Court Opinion

ID: 9836099
Source: CourtListenerOpinion
Date Created: 2023-09-02 02:56:00.030857+00
Date Added: 2024-06-11T07:45:12.646309
License: Public Domain

Pfeifer, J.,
concurring in judgment only.
{¶ 29} I concur in the judgment of the majority but disagree with how it got there. The majority opinion is based upon this court’s decision in Corban v. Chesapeake Exploration, L.L.C.,— Ohio St.3d —, 2016-Ohio-5796, — N.E.3d —. I dissented from the portion of the judgment in Corban that the majority relies on in this case. In Corban, I would have held that former R.C. 5301.56, the 1989 version of the Ohio Dormant Mineral Act, Sub.S.B. No. 223, 142 Ohio Laws, Part I, 981 (“1989 ODMA”), automatically reunited mineral rights and surface rights in the owner of the surface property in the absence of any saving event in any 20-year period within the 1989 ODMA’s purview. The lead opinion in Corban states that the ODMA is not self-executing, that instead, “the surface holder was required to bring a quiet title action seeking a decree that the mineral rights had been abandoned in order to merge those rights into the surface *93estate.” Corban at ¶ 40. Regardless, even under my interpretation of the 1989 ODMA, the interests of appellees Nile and Katheryn Batman were preserved by two saving events: the 1981 recording of Frances Batman’s “Affidavit and Notice of Claim of Interest in Land” and the 1989 filing of Frances Batman’s will in the Belmont County Probate Court and the Belmont County Recorder’s Office. Thus, there was no 20-year period during the purview of the 1989 ODMA without some preservation of the Batman interest, and therefore, there was no reunification of the mineral rights with the surface rights.
Lancione, Lloyd & Hoffman Law Offices Co., L.P.A., Richard L. Lancione, and Tracey Lancione Lloyd, for appellants in both cases.
Geiger, Teeple, Robinson & McElwee, P.L.L.C., and Bruce E. Smith, for appellees Nile E. and Katheryn Batman in both cases.
Kincaid, Taylor & Geyer, Scott D. Eickelberger, William J. Taylor, David J. Tarbert, and Ryan H. Linn, for appellee Hess Ohio Developments, L.L.C., in case No. 2015-0120.
Steptoe & Johnson, P.L.L.C., Lyle B. Brown, and J. Kevin West, for appellees Equity Oil & Gas Funds, Inc., and Reserve Energy Exploration Company, in case No. 2015-0121..

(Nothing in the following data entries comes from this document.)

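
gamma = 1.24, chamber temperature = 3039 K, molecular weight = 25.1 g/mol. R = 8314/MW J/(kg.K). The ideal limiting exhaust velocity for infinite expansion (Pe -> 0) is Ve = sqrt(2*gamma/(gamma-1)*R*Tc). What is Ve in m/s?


R = 8314 / 25.1 = 331.24 J/(kg.K)
Ve = sqrt(2 * 1.24 / (1.24 - 1) * 331.24 * 3039) = 3225 m/s

3225 m/s


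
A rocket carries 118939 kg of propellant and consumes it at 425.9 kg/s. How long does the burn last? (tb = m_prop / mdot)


tb = 118939 / 425.9 = 279.3 s

279.3 s


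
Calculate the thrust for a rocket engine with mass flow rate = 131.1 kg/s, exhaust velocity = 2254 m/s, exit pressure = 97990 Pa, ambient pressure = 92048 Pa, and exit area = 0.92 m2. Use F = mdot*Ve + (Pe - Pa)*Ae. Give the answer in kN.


F = 131.1 * 2254 + (97990 - 92048) * 0.92 = 300966.0 N = 301.0 kN

301.0 kN


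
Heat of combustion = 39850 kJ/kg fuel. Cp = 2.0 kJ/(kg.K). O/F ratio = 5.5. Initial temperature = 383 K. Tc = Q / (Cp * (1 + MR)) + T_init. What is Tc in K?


Tc = 39850 / (2.0 * (1 + 5.5)) + 383 = 3448 K

3448 K


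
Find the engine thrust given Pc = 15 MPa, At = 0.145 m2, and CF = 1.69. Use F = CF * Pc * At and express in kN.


F = 1.69 * 15e6 * 0.145 = 3.6757e+06 N = 3675.7 kN

3675.7 kN


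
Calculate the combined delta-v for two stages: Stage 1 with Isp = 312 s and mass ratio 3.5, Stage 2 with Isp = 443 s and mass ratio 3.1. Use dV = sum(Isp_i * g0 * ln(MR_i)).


dV1 = 312 * 9.81 * ln(3.5) = 3834.4 m/s
dV2 = 443 * 9.81 * ln(3.1) = 4916.9 m/s
Total dV = 3834.4 + 4916.9 = 8751.3 m/s ~ 8751 m/s

8751 m/s


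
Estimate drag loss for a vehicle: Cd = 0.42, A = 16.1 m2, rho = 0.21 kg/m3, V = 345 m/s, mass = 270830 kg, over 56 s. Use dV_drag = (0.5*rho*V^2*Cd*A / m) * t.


D = 0.5 * 0.21 * 345^2 * 0.42 * 16.1 = 84508.94 N
a = 84508.94 / 270830 = 0.312 m/s2
dV = 0.312 * 56 = 17.5 m/s

17.5 m/s


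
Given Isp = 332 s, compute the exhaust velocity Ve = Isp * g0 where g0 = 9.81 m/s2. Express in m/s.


Ve = Isp * g0 = 332 * 9.81 = 3256.9 m/s

3256.9 m/s


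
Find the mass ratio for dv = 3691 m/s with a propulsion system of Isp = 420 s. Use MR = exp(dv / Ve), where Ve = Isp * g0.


Ve = 420 * 9.81 = 4120.2 m/s
MR = exp(3691 / 4120.2) = 2.449

2.449


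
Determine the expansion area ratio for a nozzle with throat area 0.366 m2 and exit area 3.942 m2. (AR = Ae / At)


AR = 3.942 / 0.366 = 10.8

10.8


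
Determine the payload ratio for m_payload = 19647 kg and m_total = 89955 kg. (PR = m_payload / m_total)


PR = 19647 / 89955 = 0.2184

0.2184


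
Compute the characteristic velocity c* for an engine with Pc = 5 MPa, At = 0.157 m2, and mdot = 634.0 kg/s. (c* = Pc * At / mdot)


c* = 5e6 * 0.157 / 634.0 = 1238 m/s

1238 m/s


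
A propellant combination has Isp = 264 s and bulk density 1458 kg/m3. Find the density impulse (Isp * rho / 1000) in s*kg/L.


rho*Isp = 264 * 1458 / 1000 = 385 s*kg/L

385 s*kg/L


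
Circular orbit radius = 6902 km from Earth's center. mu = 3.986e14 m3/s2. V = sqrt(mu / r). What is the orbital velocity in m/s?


V = sqrt(3.986e14 / 6902000) = 7599 m/s

7599 m/s


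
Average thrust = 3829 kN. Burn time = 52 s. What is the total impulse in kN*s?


It = 3829 * 52 = 199108 kN*s

199108 kN*s


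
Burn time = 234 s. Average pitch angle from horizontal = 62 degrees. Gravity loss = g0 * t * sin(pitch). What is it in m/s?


GL = 9.81 * 234 * sin(62 deg) = 2027 m/s

2027 m/s


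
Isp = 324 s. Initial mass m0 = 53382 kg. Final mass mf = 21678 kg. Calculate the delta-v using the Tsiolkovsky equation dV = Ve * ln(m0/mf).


Ve = 324 * 9.81 = 3178.44 m/s
dV = 3178.44 * ln(53382/21678) = 2864 m/s

2864 m/s


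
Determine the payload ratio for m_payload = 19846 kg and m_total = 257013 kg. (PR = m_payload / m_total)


PR = 19846 / 257013 = 0.0772

0.0772


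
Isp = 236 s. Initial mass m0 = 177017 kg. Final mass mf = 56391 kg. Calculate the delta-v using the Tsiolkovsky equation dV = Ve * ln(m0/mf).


Ve = 236 * 9.81 = 2315.16 m/s
dV = 2315.16 * ln(177017/56391) = 2648 m/s

2648 m/s


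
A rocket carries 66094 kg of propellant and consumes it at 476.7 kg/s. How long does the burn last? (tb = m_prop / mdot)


tb = 66094 / 476.7 = 138.6 s

138.6 s


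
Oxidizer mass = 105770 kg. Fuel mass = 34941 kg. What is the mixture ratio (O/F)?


MR = 105770 / 34941 = 3.03

3.03


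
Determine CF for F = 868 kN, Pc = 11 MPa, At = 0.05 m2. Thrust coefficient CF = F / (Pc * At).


CF = 868000 / (11e6 * 0.05) = 1.58

1.58


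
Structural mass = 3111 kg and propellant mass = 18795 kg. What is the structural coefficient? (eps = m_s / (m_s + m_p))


eps = 3111 / (3111 + 18795) = 0.142

0.142


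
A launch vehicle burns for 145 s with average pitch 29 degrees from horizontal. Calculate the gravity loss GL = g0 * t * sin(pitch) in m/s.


GL = 9.81 * 145 * sin(29 deg) = 690 m/s

690 m/s


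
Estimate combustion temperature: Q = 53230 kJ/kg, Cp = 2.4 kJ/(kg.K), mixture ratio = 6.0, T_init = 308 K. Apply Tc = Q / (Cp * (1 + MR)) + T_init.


Tc = 53230 / (2.4 * (1 + 6.0)) + 308 = 3476 K

3476 K


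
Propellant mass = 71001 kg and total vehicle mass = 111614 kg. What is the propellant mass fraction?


PMF = 71001 / 111614 = 0.636

0.636


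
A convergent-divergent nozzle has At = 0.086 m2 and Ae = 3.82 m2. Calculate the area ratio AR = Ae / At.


AR = 3.82 / 0.086 = 44.4

44.4


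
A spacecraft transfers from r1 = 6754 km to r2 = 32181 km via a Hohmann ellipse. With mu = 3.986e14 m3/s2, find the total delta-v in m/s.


V1 = sqrt(mu/r1) = 7682.24 m/s
dV1 = V1*(sqrt(2*r2/(r1+r2)) - 1) = 2194.93 m/s
V2 = sqrt(mu/r2) = 3519.4 m/s
dV2 = V2*(1 - sqrt(2*r1/(r1+r2))) = 1446.43 m/s
Total dV = 3641 m/s

3641 m/s


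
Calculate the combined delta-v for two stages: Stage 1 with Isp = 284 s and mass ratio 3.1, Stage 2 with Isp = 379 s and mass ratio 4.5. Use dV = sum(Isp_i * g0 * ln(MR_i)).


dV1 = 284 * 9.81 * ln(3.1) = 3152.1 m/s
dV2 = 379 * 9.81 * ln(4.5) = 5592.1 m/s
Total dV = 3152.1 + 5592.1 = 8744.2 m/s ~ 8744 m/s

8744 m/s


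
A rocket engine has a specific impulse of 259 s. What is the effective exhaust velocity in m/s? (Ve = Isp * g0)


Ve = Isp * g0 = 259 * 9.81 = 2540.8 m/s

2540.8 m/s


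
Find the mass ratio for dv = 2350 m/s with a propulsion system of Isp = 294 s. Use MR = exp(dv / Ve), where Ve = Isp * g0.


Ve = 294 * 9.81 = 2884.14 m/s
MR = exp(2350 / 2884.14) = 2.259

2.259


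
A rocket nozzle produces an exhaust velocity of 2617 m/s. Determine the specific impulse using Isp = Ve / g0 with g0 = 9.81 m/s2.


Isp = Ve / g0 = 2617 / 9.81 = 266.8 s

266.8 s


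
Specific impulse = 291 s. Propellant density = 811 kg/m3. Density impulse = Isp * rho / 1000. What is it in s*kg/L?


rho*Isp = 291 * 811 / 1000 = 236 s*kg/L

236 s*kg/L


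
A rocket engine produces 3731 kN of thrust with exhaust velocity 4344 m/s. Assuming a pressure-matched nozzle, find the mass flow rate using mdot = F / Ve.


mdot = F / Ve = 3731000 / 4344 = 858.9 kg/s

858.9 kg/s


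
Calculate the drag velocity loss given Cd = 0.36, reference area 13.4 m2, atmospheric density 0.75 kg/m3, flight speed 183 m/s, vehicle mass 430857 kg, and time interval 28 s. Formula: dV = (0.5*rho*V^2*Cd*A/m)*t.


D = 0.5 * 0.75 * 183^2 * 0.36 * 13.4 = 60581.6 N
a = 60581.6 / 430857 = 0.1406 m/s2
dV = 0.1406 * 28 = 3.9 m/s

3.9 m/s


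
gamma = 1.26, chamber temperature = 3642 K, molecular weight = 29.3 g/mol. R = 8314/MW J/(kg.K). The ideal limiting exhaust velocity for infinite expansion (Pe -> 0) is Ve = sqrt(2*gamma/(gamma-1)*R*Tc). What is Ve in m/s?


R = 8314 / 29.3 = 283.75 J/(kg.K)
Ve = sqrt(2 * 1.26 / (1.26 - 1) * 283.75 * 3642) = 3165 m/s

3165 m/s


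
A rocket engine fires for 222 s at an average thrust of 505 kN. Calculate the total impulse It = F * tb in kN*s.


It = 505 * 222 = 112110 kN*s

112110 kN*s


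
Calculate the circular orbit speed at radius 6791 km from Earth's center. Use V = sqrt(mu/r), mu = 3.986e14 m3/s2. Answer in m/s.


V = sqrt(3.986e14 / 6791000) = 7661 m/s

7661 m/s


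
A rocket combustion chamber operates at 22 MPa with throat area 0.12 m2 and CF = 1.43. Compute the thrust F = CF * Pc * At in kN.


F = 1.43 * 22e6 * 0.12 = 3.7752e+06 N = 3775.2 kN

3775.2 kN


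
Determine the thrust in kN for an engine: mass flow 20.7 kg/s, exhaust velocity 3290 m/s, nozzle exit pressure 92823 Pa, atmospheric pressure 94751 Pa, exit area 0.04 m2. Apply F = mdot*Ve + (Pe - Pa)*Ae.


F = 20.7 * 3290 + (92823 - 94751) * 0.04 = 68026.0 N = 68.0 kN

68.0 kN


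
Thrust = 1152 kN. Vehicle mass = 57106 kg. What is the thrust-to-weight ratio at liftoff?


TWR = 1152000 / (57106 * 9.81) = 2.06

2.06


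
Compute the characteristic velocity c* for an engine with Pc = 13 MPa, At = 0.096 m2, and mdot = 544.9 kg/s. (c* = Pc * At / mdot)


c* = 13e6 * 0.096 / 544.9 = 2290 m/s

2290 m/s


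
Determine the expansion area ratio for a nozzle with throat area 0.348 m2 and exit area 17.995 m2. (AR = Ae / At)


AR = 17.995 / 0.348 = 51.7

51.7


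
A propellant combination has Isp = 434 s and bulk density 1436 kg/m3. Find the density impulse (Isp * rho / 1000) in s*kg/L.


rho*Isp = 434 * 1436 / 1000 = 623 s*kg/L

623 s*kg/L


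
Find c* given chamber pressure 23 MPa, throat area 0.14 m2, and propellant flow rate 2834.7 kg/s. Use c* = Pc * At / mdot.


c* = 23e6 * 0.14 / 2834.7 = 1136 m/s

1136 m/s


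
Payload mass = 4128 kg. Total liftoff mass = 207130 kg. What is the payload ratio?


PR = 4128 / 207130 = 0.0199

0.0199


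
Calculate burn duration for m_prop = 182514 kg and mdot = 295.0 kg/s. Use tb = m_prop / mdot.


tb = 182514 / 295.0 = 618.7 s

618.7 s


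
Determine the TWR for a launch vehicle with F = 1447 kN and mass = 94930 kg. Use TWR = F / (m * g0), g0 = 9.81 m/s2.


TWR = 1447000 / (94930 * 9.81) = 1.55

1.55


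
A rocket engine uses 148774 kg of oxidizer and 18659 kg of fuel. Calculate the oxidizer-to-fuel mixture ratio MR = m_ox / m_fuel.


MR = 148774 / 18659 = 7.97

7.97


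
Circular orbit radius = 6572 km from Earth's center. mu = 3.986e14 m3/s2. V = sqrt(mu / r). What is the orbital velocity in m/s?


V = sqrt(3.986e14 / 6572000) = 7788 m/s

7788 m/s


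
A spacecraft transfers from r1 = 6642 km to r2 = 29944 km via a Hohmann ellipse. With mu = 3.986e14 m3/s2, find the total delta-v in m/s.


V1 = sqrt(mu/r1) = 7746.74 m/s
dV1 = V1*(sqrt(2*r2/(r1+r2)) - 1) = 2164.58 m/s
V2 = sqrt(mu/r2) = 3648.49 m/s
dV2 = V2*(1 - sqrt(2*r1/(r1+r2))) = 1450.02 m/s
Total dV = 3615 m/s

3615 m/s


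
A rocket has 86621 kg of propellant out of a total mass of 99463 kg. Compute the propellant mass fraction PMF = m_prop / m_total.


PMF = 86621 / 99463 = 0.871

0.871


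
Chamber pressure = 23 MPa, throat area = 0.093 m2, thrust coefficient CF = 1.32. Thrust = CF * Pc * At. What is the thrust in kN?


F = 1.32 * 23e6 * 0.093 = 2.8235e+06 N = 2823.5 kN

2823.5 kN


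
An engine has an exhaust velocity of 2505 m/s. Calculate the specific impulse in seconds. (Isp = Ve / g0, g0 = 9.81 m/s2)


Isp = Ve / g0 = 2505 / 9.81 = 255.4 s

255.4 s


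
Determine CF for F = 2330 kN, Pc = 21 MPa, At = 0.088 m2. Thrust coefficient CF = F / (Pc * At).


CF = 2330000 / (21e6 * 0.088) = 1.26

1.26


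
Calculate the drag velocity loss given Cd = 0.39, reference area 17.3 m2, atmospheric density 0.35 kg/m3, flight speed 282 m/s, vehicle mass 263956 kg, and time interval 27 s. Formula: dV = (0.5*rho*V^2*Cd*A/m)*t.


D = 0.5 * 0.35 * 282^2 * 0.39 * 17.3 = 93895.97 N
a = 93895.97 / 263956 = 0.3557 m/s2
dV = 0.3557 * 27 = 9.6 m/s

9.6 m/s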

Zeiger, Tigges & Little, L.L.P., Marion H. Little Jr., and Christopher J. Hogan, for appellees XTO Energy, Inc., and Phillips Exploration, Inc., in case No. 2015-0121.
{¶ 30} We learned in oral argument that the root of the Batman interest came from bartering undertaken by Nile Batman’s great-great-grandfather, a dentist who traded dental care for interests in his patients’ mineral rights; he put them in dentures and they gave him indentures. Hopefully, there were no hard fillings. Now his patience with those mineral rights has paid off for his progeny, a crowning achievement, even if the prices for the commodities involved have receded somewhat from their crest. Somewhere, the good doctor is smiling, knowing that ancient fees owed for drilling and extractions have been paid many times over by fees paid for drilling and extraction. He wouldn’t care that the 1989 ODMA has been rendered toothless.
O’Neill, J., concurs in the foregoing opinion.